I'm going to try to re-implement part of ikiwiki. It's my third attempt, so the likelihood of failure is high. I'll blog about this for general amusements. "Software development as a comedic performance", if you will.

The name of the new program is riki: it's part of ikiwiki and it's written in Rust.

Motivation

I've been using ikiwiki for wikis, web sites, and blogs for about two decades. These days I only use it as a static site generator. I like it. I've grown comfortable with it.

I've tried several other static site generators, and I've written one myself, but I've not liked them.

Some of the reasons I like ikiwiki are:

  • the power of the inline directive is astounding; it's how an ikiwiki site creates a blog, but I use it also to collect pages by tag, or by location on site, or by other criteria; this is very flexible and lets me do some things basically no other site generator has enabled me to do
  • much of the power of inline comes from the PageSpec mini-language for selecting what pages to include
  • in the generated HTML for a site all internal links are relative to the page where the link is; this means the HTML isn't rooted at a specific base URL, and I can easily move it elsewhere
  • in other ways too, ikiwiki gives me as the site author the power and flexibility to do what I want to do, it is not opinionated; an opinionated tool is great if you share its opinions
  • there is a 1:1 mapping of input files to output files in their respective directory trees; I get to organize things in whatever way makes sense to me

However, ikiwiki is of course not perfect:

  • it can be slow; my biggest site is many thousands of pages, and can take up to about twenty minutes to build from scratch; that doesn't happen often, but it happens often enough that it annoys me
  • on a first build, on a fresh Git checkout, ikiwiki gets timestamps of pages wrong, unless you run it with the --gettime option, which makes the build process even slower
  • to enable speedy incremental builds you have to manage the .ikiwiki cache carefully; this complicates things and I keep making mistakes with it
  • page templates are powerful, but also clumsy, and it takes a lot of work to style ikiwiki output more than a little
  • ikiwiki is too forgiving of errors: for example, if an internal link is to a page that doesn't exist, the site build doesn't fail
  • ikiwiki is written in the Perl language, which I don't know much, and that makes it hard for me to make changes

Riki

What I'm aiming for with riki:

  • only a static site generator; I have no interest in riki being a wiki or otherwise support editing via a web browser
  • speed; in my initial prototyping on that largest site of mine, a single-threaded Rust program processed it in less than ten seconds; this is fast enough that I don't care about caching or incremental builds
  • intolerance of errors: if there's any problem in a site (bad link, wrong date format, etc), fail the site build
  • as much of output styling as possible can be done with CSS only and the provided default CSS is acceptable to me
  • hackability by me
  • ikiwiki compatibility for the sites I have; I'll be happy to review patches for additional features, but I'm unlikely to implement directives that I don't use myself, for example

I'm happy to consider requests for ikiwiki supports I don't use myself.

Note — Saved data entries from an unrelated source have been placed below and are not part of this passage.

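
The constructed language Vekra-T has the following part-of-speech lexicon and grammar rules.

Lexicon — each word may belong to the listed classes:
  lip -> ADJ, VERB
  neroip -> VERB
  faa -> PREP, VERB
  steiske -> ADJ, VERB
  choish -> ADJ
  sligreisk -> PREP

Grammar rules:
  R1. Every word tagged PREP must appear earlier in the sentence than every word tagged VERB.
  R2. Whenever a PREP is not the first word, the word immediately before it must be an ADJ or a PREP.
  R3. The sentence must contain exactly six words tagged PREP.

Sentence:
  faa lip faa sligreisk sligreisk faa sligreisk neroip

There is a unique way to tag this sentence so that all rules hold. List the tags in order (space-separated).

Candidates per position — 1:faa {PREP,VERB}; 2:lip {ADJ,VERB}; 3:faa {PREP,VERB}; 4:sligreisk {PREP}; 5:sligreisk {PREP}; 6:faa {PREP,VERB}; 7:sligreisk {PREP}; 8:neroip {VERB}.
Position 1: VERB is ruled out by rule 1; that leaves PREP.
Position 2: VERB is ruled out by rule 1; that leaves ADJ.
Position 3: VERB is ruled out by rule 1; that leaves PREP.
Position 6: VERB is ruled out by rule 1; that leaves PREP.
The only consistent sequence is: PREP ADJ PREP PREP PREP PREP PREP VERB.
Check: rule 1 ok; rule 2 ok; rule 3 ok.

PREP ADJ PREP PREP PREP PREP PREP VERB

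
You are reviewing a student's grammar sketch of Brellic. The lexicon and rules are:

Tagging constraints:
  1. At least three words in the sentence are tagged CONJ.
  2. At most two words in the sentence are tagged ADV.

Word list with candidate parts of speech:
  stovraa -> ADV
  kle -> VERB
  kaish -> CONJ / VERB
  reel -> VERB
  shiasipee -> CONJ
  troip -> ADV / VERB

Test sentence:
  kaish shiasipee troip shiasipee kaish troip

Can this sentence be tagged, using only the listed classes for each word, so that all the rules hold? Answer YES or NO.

YES

Candidates per position — 1:kaish {CONJ,VERB}; 2:shiasipee {CONJ}; 3:troip {ADV,VERB}; 4:shiasipee {CONJ}; 5:kaish {CONJ,VERB}; 6:troip {ADV,VERB}.
One satisfying assignment: CONJ CONJ VERB CONJ CONJ ADV.
Verifying each rule — rule 1 ✓; rule 2 ✓.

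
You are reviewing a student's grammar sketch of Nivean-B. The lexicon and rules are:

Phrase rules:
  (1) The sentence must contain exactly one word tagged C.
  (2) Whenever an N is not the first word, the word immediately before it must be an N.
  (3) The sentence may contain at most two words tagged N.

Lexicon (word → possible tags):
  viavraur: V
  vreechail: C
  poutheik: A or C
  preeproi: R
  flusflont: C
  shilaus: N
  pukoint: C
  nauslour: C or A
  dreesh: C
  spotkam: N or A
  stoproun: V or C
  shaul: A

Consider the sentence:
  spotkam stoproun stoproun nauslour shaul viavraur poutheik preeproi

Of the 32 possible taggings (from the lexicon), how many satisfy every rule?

8

Candidates per position — 1:spotkam {N,A}; 2:stoproun {V,C}; 3:stoproun {V,C}; 4:nauslour {C,A}; 5:shaul {A}; 6:viavraur {V}; 7:poutheik {A,C}; 8:preeproi {R}.
There are 32 candidate sequences in total.
Checking each against the rules leaves 8 sequences.
Count = 8.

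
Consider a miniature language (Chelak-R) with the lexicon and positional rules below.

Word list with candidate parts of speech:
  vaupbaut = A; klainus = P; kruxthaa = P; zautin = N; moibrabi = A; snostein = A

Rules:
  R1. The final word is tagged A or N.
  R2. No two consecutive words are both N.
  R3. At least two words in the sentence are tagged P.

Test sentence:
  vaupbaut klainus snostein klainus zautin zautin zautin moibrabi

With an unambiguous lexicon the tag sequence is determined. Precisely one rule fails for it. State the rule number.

Fixed tagging: A P A P N N N A.
Rule check: R1 ✓, R2 ✗, R3 ✓.
Only rule 2 fails.

2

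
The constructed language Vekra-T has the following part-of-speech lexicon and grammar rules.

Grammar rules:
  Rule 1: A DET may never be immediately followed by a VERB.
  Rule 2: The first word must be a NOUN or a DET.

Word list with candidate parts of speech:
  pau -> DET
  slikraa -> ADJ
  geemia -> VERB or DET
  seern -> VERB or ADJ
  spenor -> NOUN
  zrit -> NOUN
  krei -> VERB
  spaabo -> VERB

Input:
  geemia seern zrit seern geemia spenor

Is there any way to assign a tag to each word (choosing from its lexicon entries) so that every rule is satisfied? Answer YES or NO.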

I cannot promise to implement any of them, but I can at least promise to discuss them, and to try to structure what I do implement in such a way that it'd not be too invasive for someone else to implement the desired features.

I use Radicle, and the riki repository is already public. Radicle is a bit of a leap for most people, so if there's demand, I can make a mirror on codeberg.org. Until then I'm happy to receive issue reports via email, or patches (something that I can feed to git am) via email. Or any other channel.